In both your lambda expressions, you don't use a block as the lambda body (that would require curly braces), which means you must be using an Expression.

Expression is defined as:

Expressions can be broadly categorized into one of the following syntactic forms:

• Expression names (§6.5.6)

• Primary expressions (§15.8 - §15.13)

• Unary operator expressions (§15.14 - §15.16)

• Binary operator expressions (§15.17 - §15.24, and §15.26)

• Ternary operator expressions (§15.25)

• Lambda expressions (§15.27)

new RuntimeException("test") falls into the category of "Primary expressions", which includes object creations (the fact that the object being created is an Exception makes no difference). Therefore it's a valid lambda body.

On the other hand, throw new RuntimeException("test") doesn't fall into any of these categories, and therefore is not an expression.

In order for a lambda body to contain that statement, you must use a Block LambdaBody:

new Thread(() -> {throw new RuntimeException("test");});

Answer 2

Line number 1 compiles if you change it to:

new Thread(() -> { throw new RuntimeException("test"); });

Curly braces can only be omitted for single statements.

The second line is a single expression which creates a new RuntimeException, but it has no effect apart from that.

See Java Lambda Expressions Syntax Specification

Answer 3

It's fine to write the following as a statement:

new RuntimeException();

Creating and throwing the exception instance are separate things. As such, this does nothing useful; it just warms up the room a little bit.

This is exactly what you are doing in the second form.

Answer 4

I guess this what you want:

new Thread(() -> { throw new RuntimeException("test"); }); // 1

Answer 5

The basic syntax of a lambda expression is:

(parameters) -> expression

or

(parameters) -> {statements;}

In your first statement, throw new RuntimeException("test"); is a statement (more specifically, a throw Statement), so it should be surrounded by brackets:

new Thread(() -> {throw new RuntimeException("test")}); 

In the second statement, new RuntimeException("test") is an expression, (more specifically, a Class Instance Creation Expression). That's why it works without the brackets and the semicolon.

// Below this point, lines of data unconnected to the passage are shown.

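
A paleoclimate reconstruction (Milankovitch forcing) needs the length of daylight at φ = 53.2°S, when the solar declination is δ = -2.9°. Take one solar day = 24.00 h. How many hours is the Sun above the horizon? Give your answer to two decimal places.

cos H₀ = −tan φ · tan δ = −tan(-53.2°) × tan(-2.900°) = -0.0677, so H₀ = 1.6386 rad = 93.88°.
Daylight = 2H₀/(2π) × 24.00 h = (1.6386/π) × 24.00 = 12.52 h.

12.52 h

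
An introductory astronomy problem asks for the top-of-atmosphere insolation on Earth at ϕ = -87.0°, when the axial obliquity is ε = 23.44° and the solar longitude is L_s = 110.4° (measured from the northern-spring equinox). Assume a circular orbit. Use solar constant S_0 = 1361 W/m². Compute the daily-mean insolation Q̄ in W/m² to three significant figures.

Solar declination: sin δ = sin ε · sin L_s = sin 23.44° × sin 110.4° = 0.37284, so δ = +21.891°.
cos h₀ = −tan(-87.0°) tan(+21.891°) = 7.6670 ≥ 1 ⇒ polar night, h₀ = 0 and Q̄ = 0.

Q̄ ≈ 0.00 W/m²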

================A little something additional====================

Here, the lambda expression () -> new RuntimeException("test") works with the Runnable interface whose return type is void. Actually, it could also work with something returning an Exception, e.g.:

  @FunctionalInterface interface ExceptionSupplier{Exception supply();} //another functional interface that it works with!

  ExceptionSupplier e = () -> new RuntimeException("test");
  System.out.println(e.supply()); //prints "java.lang.RuntimeException: test"

In this case, the very same expression is evaluated as

ExceptionSupplier e = () -> {return new RuntimeException("Test");};

This is because the expression () -> new RuntimeException("test") is both void-compatible and value-compatible (see here)

A block lambda body is void-compatible if every return statement in the block has the form return;.

A block lambda body is value-compatible if it cannot complete normally (§14.21) and every return statement in the block has the form return Expression;.

This answer has been inspired by both @AndyTurner and @Eran's answers. Further complements are welcome.